Minimum detectable effect size for main outcomes (accounting for sample
design and clustering)
To conduct our audit study with adequate power to detect effects with 95% confidence based on the approximate point estimates in the existing literature (including Darolia et al., 2014 and Deming et al., 2016) we aim to send at least 6,000 resumes. Our power calculations use the following parameters: based on prior audit studies, we assume a baseline callback rate of 8% and aim to detect differences of 3-4 percentage points between degree types, with a power of 0.80 and a significance level of 0.05 (using Bonferroni correction for multiple comparisons between the three-degree types). For our proposed study, detecting a minimum effect size of 4 percentage points would require applying to 2,278 different job openings– with AA, CCBA, and traditional BA resumes – for a total of 6,834 applications. To detect a smaller effect size of 3 percentage points while maintaining 80% power, these sample sizes would need to increase by approximately 78%, requiring 4,054 applications per degree type and 12,162 applications total.
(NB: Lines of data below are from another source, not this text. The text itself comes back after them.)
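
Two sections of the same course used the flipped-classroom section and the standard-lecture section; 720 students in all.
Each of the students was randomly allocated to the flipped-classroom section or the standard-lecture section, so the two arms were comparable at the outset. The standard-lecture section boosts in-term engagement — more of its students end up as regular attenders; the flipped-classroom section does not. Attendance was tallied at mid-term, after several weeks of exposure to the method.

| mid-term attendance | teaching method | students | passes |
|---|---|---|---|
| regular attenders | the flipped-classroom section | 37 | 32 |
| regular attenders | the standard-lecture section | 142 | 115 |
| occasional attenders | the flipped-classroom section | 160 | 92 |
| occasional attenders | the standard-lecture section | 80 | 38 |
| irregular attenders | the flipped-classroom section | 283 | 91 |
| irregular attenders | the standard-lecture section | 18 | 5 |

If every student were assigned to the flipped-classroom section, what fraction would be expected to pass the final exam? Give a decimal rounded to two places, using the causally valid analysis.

Stratifying would compare teaching methods among students the teaching methods themselves sorted into mid-term attendance groups — a form of selection on an intermediate. The unconditioned pooled rates give the total causal effect.
So P(outcome | do(the flipped-classroom section)) is just the pooled rate for the flipped-classroom section: 215/480 = 0.448.

0.45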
Note that detecting differences in callback rates across degrees is the focus of this pilot, but that we will also randomize perceived race and ethnicity (Black, Hispanic, and White) across resume submissions. Race-ethnicity by degree interaction effects will be detectable at a slightly higher level given the proposed number of resumes submitted. The final number of applications sent will be constrained by the number of available job openings, but given these power calculations we aim to send a minimum of 6,000 resumes across the two states.